CASTOR: (V/O) “Perhaps you don’t want to be reminded of the past, because it’s an unfavorable comparison to where you’re at now. But the fact is, you’re the same man who won all those championship titles, lacking in the very humility you seek to impose on others because you won’t face the reality of your diminished stature.”

“Me? I’m two months removed from waking up in a pit of broken glass. A contraption of my own making, sent there by my greatest rival. Everything I worked for lain around me in pieces and shards.”

“Does that make me weaker, in your mind? I say you were better off facing me when I was unbeaten. The last time I walked out of hell, I took over the industry.”

“You, Dan...you’re one-dimensional. It’s a great dimension to have, but it’s ALL you have.”

“You are dangerous when carrying a hammer, but what else can you do? Hammer that nail, hammer that nail...”

“Can you saw an appendage off, and weld on a crown?”

(CUTTO: Castor sitting on the motel bed, looking at the camera while rubbing the bandage taped to the side of his head)

CASTOR: “I am not your nail. I am a temple of pain. Your hammer will break a few boards, and you might even knock down a wall or two, but eventually...your arm will grow tired, your knees will give out, and you will succumb to my horror.”

“And while falling from grace has only proven to strengthen me, it will kill you off, because all you have is the ego, Herr Ego Buster.”

“I have no problem with overcompensation, as you so rightly point out, but don’t lob that charge at me when you’re out attacking every relevant champion of the last five years every time your name isn’t mentioned in the same breath.”

“You publicly deem yourself to be the best in the world, while owning and operating an organization of Top 10 competitors who you don’t compete with. How you muster the nerve to put a World Championship belt on somebody in one arena while labeling yourself NUMBER ONE in the world somewhere else is jarringly arrogant.”

“Monument to ego? EPW is the Sphinx, the Great Pyramid, and the entire Giza fucking Plateau compared to anything I could ever dream up.
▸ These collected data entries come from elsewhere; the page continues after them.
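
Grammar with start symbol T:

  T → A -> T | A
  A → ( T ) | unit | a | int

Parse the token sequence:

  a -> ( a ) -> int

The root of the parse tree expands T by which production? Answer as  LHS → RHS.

T → A -> T

[T [A a] -> [T [A ( [T [A a]] )] -> [T [A int]]]]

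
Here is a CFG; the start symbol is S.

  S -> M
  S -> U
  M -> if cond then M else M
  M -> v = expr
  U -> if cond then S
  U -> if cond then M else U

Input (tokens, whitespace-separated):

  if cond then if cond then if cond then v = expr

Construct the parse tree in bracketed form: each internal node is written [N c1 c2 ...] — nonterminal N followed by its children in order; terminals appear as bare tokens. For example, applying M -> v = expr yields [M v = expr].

[S [U if cond then [S [U if cond then [S [U if cond then [S [M v = expr]]]]]]]]

S
U
if cond then S
if cond then U
if cond then if cond then S
if cond then if cond then U
if cond then if cond then if cond then S
if cond then if cond then if cond then M
if cond then if cond then if cond then v = expr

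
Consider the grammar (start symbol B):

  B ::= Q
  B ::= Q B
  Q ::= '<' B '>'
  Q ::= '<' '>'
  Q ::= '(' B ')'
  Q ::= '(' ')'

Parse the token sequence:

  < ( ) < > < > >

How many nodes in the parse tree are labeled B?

[B [Q < [B [Q ( )] [B [Q < >] [B [Q < >]]]] >]]

4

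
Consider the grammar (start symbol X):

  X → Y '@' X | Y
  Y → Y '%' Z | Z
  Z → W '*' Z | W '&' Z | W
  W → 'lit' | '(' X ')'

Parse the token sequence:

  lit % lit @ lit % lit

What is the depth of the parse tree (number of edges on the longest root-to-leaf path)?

[X [Y [Y [Z [W lit]]] % [Z [W lit]]] @ [X [Y [Y [Z [W lit]]] % [Z [W lit]]]]]

6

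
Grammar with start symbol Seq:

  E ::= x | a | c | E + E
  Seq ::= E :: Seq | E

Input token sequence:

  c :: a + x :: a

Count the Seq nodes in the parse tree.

[Seq [E c] :: [Seq [E [E a] + [E x]] :: [Seq [E a]]]]

3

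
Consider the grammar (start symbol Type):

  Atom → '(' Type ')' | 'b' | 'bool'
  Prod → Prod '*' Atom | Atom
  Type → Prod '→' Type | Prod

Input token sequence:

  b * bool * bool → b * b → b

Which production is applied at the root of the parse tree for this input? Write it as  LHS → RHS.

Type → Prod '→' Type

[Type [Prod [Prod [Prod [Atom b]] * [Atom bool]] * [Atom bool]] → [Type [Prod [Prod [Atom b]] * [Atom b]] → [Type [Prod [Atom b]]]]]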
The only other man with that kind of chutzpah is Eddie Mayfield, your sworn mortal enemy.”

(Throws up hands)

CASTOR: “C’est la vie. Just another puppet master with a hard-on to command another’s fate.”

“I don’t want to run the world though, Dan. I want to decontrol the system, and watch free-men build statues to me out of love. Is that so wrong?”

“Fuck NFW. Fuck EPW, and CSWA, and every other loose wagon. One thing that four years in the belly of the beast will teach you, is to never let your fate wind up at the bottom of a bottle, at the edge of a needle, or in the hands of a slave-master. I’ll burn the farm, free the serfs, and the master will PAY ME every red cent and his daughter too.”

“You asked me for this match, and I made it possible. You want history? You’ll have that too. But I don’t guarantee satisfaction, Dan. That you’ll have to live without the rest of your life, trying to figure out what exactly I did to get it back from within a literal and figurative prison.”

(FLASH CUTTO: Spilled bottle of pills; woman dancing on stage; empty bottle smashing slo-mo at a motel wall)

CASTOR: “We’ve gone through our similarities, but this is where we differ, Dan.”

“You’re headed to Dallas by way of your front porch in Houston.”

“Castor Strife goes to Dallas up from a bed of broken glass.”

“Unlike so many in this business, I choose not to free myself of history. I’m walking into your home state ARMED with it.”